Materia Magica is not for newcomers to the genre. While all these games are text-heavy, Materia Magica is doubly so. It requires players to rely heavily on their imaginations to fill in the blanks. In spite of this, Materia Magica is a shot of nostalgia for those who grew up playing these kinds of text focused games. Those players will be right at home as Materia Magica’s small and compact world unfurls.

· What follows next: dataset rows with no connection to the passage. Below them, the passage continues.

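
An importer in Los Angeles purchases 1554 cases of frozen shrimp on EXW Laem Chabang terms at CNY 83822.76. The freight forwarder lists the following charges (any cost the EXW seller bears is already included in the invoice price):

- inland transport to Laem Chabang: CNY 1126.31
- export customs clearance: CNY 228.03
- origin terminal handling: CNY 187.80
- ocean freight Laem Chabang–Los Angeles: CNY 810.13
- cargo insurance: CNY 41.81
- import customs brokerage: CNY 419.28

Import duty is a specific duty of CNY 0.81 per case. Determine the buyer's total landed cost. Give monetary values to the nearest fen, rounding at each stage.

EXW: the seller makes goods available at their premises; the buyer bears all onward costs.
CIF value = EXW price + inland to port + export clearance + origin terminal + freight + insurance = 83822.76 + 1126.31 + 228.03 + 187.80 + 810.13 + 41.81 = 86216.84
Import duty = 1554 × 0.81 = 1258.74
Buyer bears: inland to port 1126.31 + export clearance 228.03 + origin terminal 187.80 + freight 810.13 + insurance 41.81 + brokerage 419.28 + duty 1258.74 = 4072.10
Landed cost = invoice 83822.76 + 4072.10 = 87894.86

Total landed cost: CNY 87894.86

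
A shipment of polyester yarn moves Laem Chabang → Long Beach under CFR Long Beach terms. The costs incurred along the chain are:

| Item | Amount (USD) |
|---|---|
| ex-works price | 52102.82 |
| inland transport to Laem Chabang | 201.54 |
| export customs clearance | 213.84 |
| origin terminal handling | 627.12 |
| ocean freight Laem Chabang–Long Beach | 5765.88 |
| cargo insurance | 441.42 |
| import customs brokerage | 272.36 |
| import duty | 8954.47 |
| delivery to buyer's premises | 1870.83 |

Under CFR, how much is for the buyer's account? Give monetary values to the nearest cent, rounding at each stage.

CFR: the seller pays costs through ocean freight to the destination port, but not insurance.
Seller's account: goods 52102.82 + inland to port 201.54 + export clearance 213.84 + origin terminal 627.12 + freight 5765.88 = 58911.20
Buyer's account: insurance 441.42 + brokerage 272.36 + duty 8954.47 + delivery 1870.83 = 11539.08

Buyer's account: USD 11539.08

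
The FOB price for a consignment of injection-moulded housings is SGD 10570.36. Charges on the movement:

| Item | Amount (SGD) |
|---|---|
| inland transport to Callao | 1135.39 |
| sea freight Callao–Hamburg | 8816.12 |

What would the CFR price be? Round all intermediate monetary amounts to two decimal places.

CFR price: SGD 19386.48

Not relevant to the conversion: inland to port — on the seller under both FOB and CFR; already in the FOB price and stays in the CFR price.
From FOB to CFR, the seller additionally bears: freight.
CFR price = 10570.36 + 8816.12 = 19386.48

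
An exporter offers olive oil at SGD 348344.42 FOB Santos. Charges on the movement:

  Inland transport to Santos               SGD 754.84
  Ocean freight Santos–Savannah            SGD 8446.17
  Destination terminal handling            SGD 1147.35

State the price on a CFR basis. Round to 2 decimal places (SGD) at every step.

Not relevant to the conversion: inland to port — on the seller under both FOB and CFR; already in the FOB price and stays in the CFR price. destination terminal — on the buyer under both terms; not part of either seller's price.
From FOB to CFR, the seller additionally bears: freight.
CFR price = 348344.42 + 8446.17 = 356790.59

CFR price: SGD 356790.59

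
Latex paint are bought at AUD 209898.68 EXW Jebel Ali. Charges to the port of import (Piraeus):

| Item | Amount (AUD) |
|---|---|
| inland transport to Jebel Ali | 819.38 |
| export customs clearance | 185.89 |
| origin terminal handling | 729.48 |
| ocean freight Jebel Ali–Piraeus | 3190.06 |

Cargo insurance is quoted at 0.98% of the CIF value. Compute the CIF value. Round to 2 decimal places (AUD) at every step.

Let C be the CIF value. C = EXW price + pre-shipment costs + freight + 0.98% × C
C − 0.98% × C = 209898.68 + 819.38 + 185.89 + 729.48 + 3190.06
0.9902 × C = 214823.49
C = 214823.49 / 0.9902 = 216949.60
Insurance premium = 0.98% × 216949.60 = 2126.11

CIF value: AUD 216949.60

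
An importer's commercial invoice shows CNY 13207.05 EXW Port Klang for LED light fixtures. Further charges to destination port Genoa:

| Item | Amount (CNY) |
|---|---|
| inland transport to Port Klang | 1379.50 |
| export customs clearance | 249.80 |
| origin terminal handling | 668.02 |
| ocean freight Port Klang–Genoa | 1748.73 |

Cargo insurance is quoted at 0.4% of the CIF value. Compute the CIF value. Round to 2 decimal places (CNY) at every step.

Let C be the CIF value. C = EXW price + pre-shipment costs + freight + 0.4% × C
C − 0.4% × C = 13207.05 + 1379.50 + 249.80 + 668.02 + 1748.73
0.996 × C = 17253.10
C = 17253.10 / 0.996 = 17322.39
Insurance premium = 0.4% × 17322.39 = 69.29

CIF value: CNY 17322.39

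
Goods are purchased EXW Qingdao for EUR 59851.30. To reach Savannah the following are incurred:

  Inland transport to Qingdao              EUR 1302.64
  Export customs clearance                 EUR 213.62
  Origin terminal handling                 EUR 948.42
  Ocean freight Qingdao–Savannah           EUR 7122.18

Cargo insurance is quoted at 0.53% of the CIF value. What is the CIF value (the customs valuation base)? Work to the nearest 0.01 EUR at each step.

CIF value: EUR 69808.14

Let C be the CIF value. C = EXW price + pre-shipment costs + freight + 0.53% × C
C − 0.53% × C = 59851.30 + 1302.64 + 213.62 + 948.42 + 7122.18
0.9947 × C = 69438.16
C = 69438.16 / 0.9947 = 69808.14
Insurance premium = 0.53% × 69808.14 = 369.98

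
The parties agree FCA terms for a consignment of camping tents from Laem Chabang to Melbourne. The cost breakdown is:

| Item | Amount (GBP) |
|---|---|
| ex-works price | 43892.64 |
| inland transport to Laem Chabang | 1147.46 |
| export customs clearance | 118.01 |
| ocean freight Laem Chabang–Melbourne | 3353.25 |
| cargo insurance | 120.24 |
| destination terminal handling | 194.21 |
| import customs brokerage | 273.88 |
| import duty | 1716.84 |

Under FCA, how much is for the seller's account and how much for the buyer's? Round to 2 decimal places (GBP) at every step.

Seller: GBP 45158.11; buyer: GBP 5658.42

FCA: the seller delivers export-cleared goods to the carrier; the buyer bears costs from that point.
Seller's account: goods 43892.64 + inland to port 1147.46 + export clearance 118.01 = 45158.11
Buyer's account: freight 3353.25 + insurance 120.24 + destination terminal 194.21 + brokerage 273.88 + duty 1716.84 = 5658.42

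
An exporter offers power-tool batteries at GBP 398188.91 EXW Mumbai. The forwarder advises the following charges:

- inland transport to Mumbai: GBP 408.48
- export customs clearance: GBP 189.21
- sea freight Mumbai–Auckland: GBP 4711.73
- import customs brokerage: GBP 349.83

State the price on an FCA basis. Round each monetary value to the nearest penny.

Not relevant to the conversion: freight, brokerage — on the buyer under both terms; not part of either seller's price.
From EXW to FCA, the seller additionally bears: inland to port, export clearance.
FCA price = 398188.91 + 408.48 + 189.21 = 398786.60

FCA price: GBP 398786.60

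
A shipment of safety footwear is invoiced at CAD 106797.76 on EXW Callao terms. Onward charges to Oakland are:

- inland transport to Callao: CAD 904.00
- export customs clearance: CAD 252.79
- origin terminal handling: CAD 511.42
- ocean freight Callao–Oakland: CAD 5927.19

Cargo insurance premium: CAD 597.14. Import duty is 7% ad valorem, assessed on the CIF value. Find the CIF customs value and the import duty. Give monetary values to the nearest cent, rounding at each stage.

CIF = EXW price + pre-shipment costs + freight + insurance
CIF = 106797.76 + 904.00 + 252.79 + 511.42 + 5927.19 + 597.14 = 114990.30
Import duty = 114990.30 × 7% = 8049.32

CIF value: CAD 114990.30; import duty: CAD 8049.32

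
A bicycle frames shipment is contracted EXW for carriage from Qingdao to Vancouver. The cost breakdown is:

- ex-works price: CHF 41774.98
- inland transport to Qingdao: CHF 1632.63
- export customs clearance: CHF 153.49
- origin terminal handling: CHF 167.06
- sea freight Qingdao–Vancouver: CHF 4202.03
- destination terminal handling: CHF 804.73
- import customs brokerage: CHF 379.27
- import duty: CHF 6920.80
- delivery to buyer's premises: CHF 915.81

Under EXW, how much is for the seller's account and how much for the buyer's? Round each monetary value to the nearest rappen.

EXW: the seller makes goods available at their premises; the buyer bears all onward costs.
Seller's account: goods 41774.98 = 41774.98
Buyer's account: inland to port 1632.63 + export clearance 153.49 + origin terminal 167.06 + freight 4202.03 + destination terminal 804.73 + brokerage 379.27 + duty 6920.80 + delivery 915.81 = 15175.82

Seller: CHF 41774.98; buyer: CHF 15175.82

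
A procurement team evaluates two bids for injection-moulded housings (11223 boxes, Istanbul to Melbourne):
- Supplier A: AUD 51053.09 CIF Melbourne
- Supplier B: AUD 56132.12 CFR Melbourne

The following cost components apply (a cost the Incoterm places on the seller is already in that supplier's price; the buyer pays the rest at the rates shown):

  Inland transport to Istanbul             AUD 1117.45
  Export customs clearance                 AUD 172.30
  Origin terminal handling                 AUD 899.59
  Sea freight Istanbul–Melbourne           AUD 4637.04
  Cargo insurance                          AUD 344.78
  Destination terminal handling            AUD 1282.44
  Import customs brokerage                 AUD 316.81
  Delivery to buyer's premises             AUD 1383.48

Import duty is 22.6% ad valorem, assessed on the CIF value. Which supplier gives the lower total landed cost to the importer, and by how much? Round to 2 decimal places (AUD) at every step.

Supplier A is cheaper by AUD 6649.59

Supplier A (CIF):
The CIF price already equals the CIF value: 51053.09
Import duty = 51053.09 × 22.6% = 11538.00
Buyer bears (A): 1282.44 + 316.81 + 1383.48 = 2982.73
Landed cost (A) = invoice 51053.09 + 2982.73 + duty 11538.00 = 65573.82
Supplier B (CFR):
CIF value = CFR price + insurance = 56132.12 + 344.78 = 56476.90
Import duty = 56476.90 × 22.6% = 12763.78
Buyer bears (B): 344.78 + 1282.44 + 316.81 + 1383.48 = 3327.51
Landed cost (B) = invoice 56132.12 + 3327.51 + duty 12763.78 = 72223.41
Difference = |65573.82 − 72223.41| = 6649.59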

14. ‘Nova: Synthesis Creaturum’

Visual novels are Japan’s answer to American text-based fantasy games. Nova: Synthesis Creaturum tries to blend both into one package and it mostly works. Nova tells a low stake story about a girl who was able to transform a deadly monster into a harmless animal. She is joined by a cast of characters as she sets out on a quest to find out more about her powers. The visual novel wears its Lord of the Rings inspiration on its sleeve and fans of the book will probably find something to like about Nova.


15. ‘Fara’

Out of a genre that focuses almost entirely on text to portray the story, Fara distinguishes itself by offering players some kind of visual in the form of sprites on a screen. Out of all the games on this list, Fara is perhaps the only one that can be considered a precursor if not a prototype to The Legend of Zelda.


16. Sryth

One of many obscure titles to grace this list, Sryth is a text-based fantasy games that boasts perhaps the largest world. At the start of the game each player is given a character with completely randomized states, an early precursor to games like Rust that randomize your character’s physical features. Players that don’t like their states are given the chance to “re-roll” but, ultimately, you will have to settle with what the game gives you. Once players are happy with their assigned characters, they set off on a sprawling quest. Unlike other text-based fantasy games, Sryth somewhat holds the player’s hand making it ideal for newcomers.